На этот раз надвигалось нечто такое, что никакого твоего участия не требовало. Делать же должны были со мной и надо мной.

Повторяю: ничего особенного еще не произошло ни со мной, ни со временем. Но дело шло к тому, что нечто значительное и очень скверное произойдет — скоро и неминуемо.

Надежд не было. И не только ближних, что было понятно, но и отдаленных. О светлом будущем не думалось. Предполагалось, что будущего у меня и у людей моего круга не будет никакого.
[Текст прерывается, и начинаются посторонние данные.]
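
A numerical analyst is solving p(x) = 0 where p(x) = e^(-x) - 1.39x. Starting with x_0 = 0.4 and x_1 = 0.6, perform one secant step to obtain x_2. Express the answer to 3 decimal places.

p(0.4) = 0.11432, p(0.6) = -0.28519
x_2 = 0.60000 − (-0.28519)·(0.60000 − 0.40000) / (-0.28519 − 0.11432) = 0.60000 − (-0.05704)/(-0.39951) = 0.45723

0.457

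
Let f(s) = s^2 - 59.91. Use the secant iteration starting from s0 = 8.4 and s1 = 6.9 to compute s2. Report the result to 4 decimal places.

f(8.4) = 10.650000, f(6.9) = -12.300000
s2 = 6.900000 − (-12.300000)·(6.900000 − 8.400000) / (-12.300000 − 10.650000) = 6.900000 − (18.450000)/(-22.950000) = 7.703922

7.7039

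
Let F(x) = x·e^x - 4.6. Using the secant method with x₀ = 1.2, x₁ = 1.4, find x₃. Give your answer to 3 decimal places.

1.279

F(1.2) = -0.61586, F(1.4) = 1.07728
x₂ = 1.40000 − 1.07728·(1.40000 − 1.20000) / (1.07728 − (-0.61586)) = 1.40000 − (0.21546)/(1.69314) = 1.27275
F(1.27275) = -0.05546
x₃ = 1.27275 − (-0.05546)·(1.27275 − 1.40000) / (-0.05546 − 1.07728) = 1.27275 − (0.00706)/(-1.13274) = 1.27898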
Примерно в это же время я читал стихи Илье Григорьевичу Эренбургу, и он сказал: „Ну, это будет напечатано через двести лет“. Именно так и сказал: „через двести лет“, а не лет через двести. А ведь он был человеком точного ума, в политике разбирался и на моей памяти неоднократно угадывал даже распределение мандатов на каких-нибудь западноевропейских парламентских выборах.

И вот Эренбург, не прорицатель, а прогнозист, спрогнозировал для моих стихов (для „Давайте после драки…“ в том числе) такую, мягко говоря, посмертную публикацию.

Я ему не возражал…

Позднее я объявил это стихотворение посмертным монологом Кульчицкого и назвал „Голос друга“… Через год-два у меня уже не было оснований для автопохорон. Драка продолжалась. Но осенью 1952 года ощущение было именно такое: после драки».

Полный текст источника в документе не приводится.